Even in a supposedly secular nation such as Turkey, the tides of religion can be turbulent. The recent coup attempt has stirred up the waters of Islam to an unexpected extent, as Mustafa Akyol reports in AL Monitor:
Those who are broadly called “modernists” lead one side in this debate. They are scholars, most of them theology professors who have reformist views on Islam. To them, the Gulenist problem is the result of a belief in a divinely-guided savior, a culture of blind obedience to a religious master and an esoteric understating of Islam that sees mystical signs everywhere. They argue that other Islamic communities in Turkey — such as Sufi orders or the Nur tradition — also share these “superstitious beliefs.”
One of the scholars who make this argument is Mustafa Cagrici, the former mufti of Istanbul, a professor of Islamic theology and columnist for the mildly pro-Justice and Development Party Karar. He recently wrote a controversial piece on the need to question Islamic communities. He argued that not just Gulenists but also many other Islamic communities in Turkey believe in notions such as the “mahdi,” the savior who will come at the end of times, which does not exist in the Quran. These myths, he wrote, “arise from the crooked religious information produced over the centuries,” and Gulenists turned this into a threat because they were able to acquire immense power.

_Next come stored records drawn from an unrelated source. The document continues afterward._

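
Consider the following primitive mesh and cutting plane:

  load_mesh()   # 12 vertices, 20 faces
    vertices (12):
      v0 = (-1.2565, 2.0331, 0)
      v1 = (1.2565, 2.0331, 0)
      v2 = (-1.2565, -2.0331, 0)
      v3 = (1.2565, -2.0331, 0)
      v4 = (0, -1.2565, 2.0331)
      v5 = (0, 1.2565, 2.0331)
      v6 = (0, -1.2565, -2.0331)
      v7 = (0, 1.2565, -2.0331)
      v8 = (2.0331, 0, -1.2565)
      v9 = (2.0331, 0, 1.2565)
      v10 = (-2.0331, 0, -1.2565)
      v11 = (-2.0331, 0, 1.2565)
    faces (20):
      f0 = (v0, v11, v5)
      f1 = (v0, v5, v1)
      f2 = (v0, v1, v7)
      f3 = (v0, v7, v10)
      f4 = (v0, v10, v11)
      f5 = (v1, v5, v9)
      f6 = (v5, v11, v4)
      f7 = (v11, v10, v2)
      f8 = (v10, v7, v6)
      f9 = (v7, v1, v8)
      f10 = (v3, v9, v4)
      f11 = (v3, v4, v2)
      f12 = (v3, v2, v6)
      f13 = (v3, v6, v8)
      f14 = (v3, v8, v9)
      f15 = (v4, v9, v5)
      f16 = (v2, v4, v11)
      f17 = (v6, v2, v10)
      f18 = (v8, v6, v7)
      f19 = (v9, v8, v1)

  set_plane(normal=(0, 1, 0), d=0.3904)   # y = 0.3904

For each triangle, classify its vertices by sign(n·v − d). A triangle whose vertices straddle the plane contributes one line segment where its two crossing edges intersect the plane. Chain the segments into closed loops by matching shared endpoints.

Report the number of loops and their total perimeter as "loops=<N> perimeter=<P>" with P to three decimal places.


loops=1 perimeter=12.791

Straddling triangles (10 of 20):
  (v0,v11,v5) [+-+] → (-1.88398, 0.3904, 1.01522)–(-1.40141, 0.3904, 1.49779)  len=0.6825
  (v0,v7,v10) [++-] → (-1.40141, 0.3904, -1.49779)–(-1.88398, 0.3904, -1.01522)  len=0.6825
  (v0,v10,v11) [+--] → (-1.88398, 0.3904, -1.01522)–(-1.88398, 0.3904, 1.01522)  len=2.0304
  (v1,v5,v9) [++-] → (1.40141, 0.3904, 1.49779)–(1.88398, 0.3904, 1.01522)  len=0.6825
  (v5,v11,v4) [+--] → (-1.40141, 0.3904, 1.49779)–(0, 0.3904, 2.0331)  len=1.5002
  (v10,v7,v6) [-+-] → (-1.40141, 0.3904, -1.49779)–(0, 0.3904, -2.0331)  len=1.5002
  (v7,v1,v8) [++-] → (1.88398, 0.3904, -1.01522)–(1.40141, 0.3904, -1.49779)  len=0.6825
  (v4,v9,v5) [--+] → (1.40141, 0.3904, 1.49779)–(0, 0.3904, 2.0331)  len=1.5002
  (v8,v6,v7) [--+] → (0, 0.3904, -2.0331)–(1.40141, 0.3904, -1.49779)  len=1.5002
  (v9,v8,v1) [--+] → (1.88398, 0.3904, -1.01522)–(1.88398, 0.3904, 1.01522)  len=2.0304

Chained into 1 loop(s):
  loop 1: 10 segments, perimeter = 12.7914
Total perimeter = 12.791


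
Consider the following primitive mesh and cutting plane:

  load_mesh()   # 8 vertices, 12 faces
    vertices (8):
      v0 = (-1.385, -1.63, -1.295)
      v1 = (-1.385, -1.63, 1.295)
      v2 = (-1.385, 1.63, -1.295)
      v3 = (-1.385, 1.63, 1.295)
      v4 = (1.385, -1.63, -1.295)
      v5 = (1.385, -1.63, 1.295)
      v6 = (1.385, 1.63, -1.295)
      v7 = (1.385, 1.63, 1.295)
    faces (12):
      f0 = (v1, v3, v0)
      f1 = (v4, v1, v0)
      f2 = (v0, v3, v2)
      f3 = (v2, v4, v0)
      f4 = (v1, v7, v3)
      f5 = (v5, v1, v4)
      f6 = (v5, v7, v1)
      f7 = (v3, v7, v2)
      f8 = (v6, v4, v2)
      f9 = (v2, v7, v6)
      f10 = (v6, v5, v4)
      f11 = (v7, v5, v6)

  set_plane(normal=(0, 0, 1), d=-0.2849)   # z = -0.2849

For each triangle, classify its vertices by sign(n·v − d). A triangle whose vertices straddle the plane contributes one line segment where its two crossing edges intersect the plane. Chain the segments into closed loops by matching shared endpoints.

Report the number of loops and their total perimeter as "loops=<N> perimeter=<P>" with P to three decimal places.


loops=1 perimeter=12.060

Straddling triangles (8 of 12):
  (v1,v3,v0) [++-] → (-1.385, -0.3586, -0.2849)–(-1.385, -1.63, -0.2849)  len=1.2714
  (v4,v1,v0) [-+-] → (0.3047, -1.63, -0.2849)–(-1.385, -1.63, -0.2849)  len=1.6897
  (v0,v3,v2) [-+-] → (-1.385, -0.3586, -0.2849)–(-1.385, 1.63, -0.2849)  len=1.9886
  (v5,v1,v4) [++-] → (0.3047, -1.63, -0.2849)–(1.385, -1.63, -0.2849)  len=1.0803
  (v3,v7,v2) [++-] → (-0.3047, 1.63, -0.2849)–(-1.385, 1.63, -0.2849)  len=1.0803
  (v2,v7,v6) [-+-] → (-0.3047, 1.63, -0.2849)–(1.385, 1.63, -0.2849)  len=1.6897
  (v6,v5,v4) [-+-] → (1.385, 0.3586, -0.2849)–(1.385, -1.63, -0.2849)  len=1.9886
  (v7,v5,v6) [++-] → (1.385, 0.3586, -0.2849)–(1.385, 1.63, -0.2849)  len=1.2714

Chained into 1 loop(s):
  loop 1: 8 segments, perimeter = 12.0600
Total perimeter = 12.060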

On the other side, there are more traditionalist Islamists who blame the modernists themselves for the problem. One of the most hawkish voices in this choir, columnist for the hard-core pro-Erdogan Star Yakup Kose, wrote a piece headlined “Who will control faculties of theology?” In this view, the problem was not the mainstream Sunni tradition, but Gulenists’ deviation from it. Kose saw the roots of the problem in 19th-century Muslim reformists such as Jamaladdin Afghani or Muhammad Abduh, “who all claimed to renew Islam.” He also pointed to Gulenists’ “interfaith dialogue” with Christians, which he saw as a proof of their heresy. The real solution for him was to cleanse Turkey’s faculties of theology from all such modernists who deviate from the “pure creed” of Sunni Islam.
The more I see of this, the more I consider it simply maneuvering for power.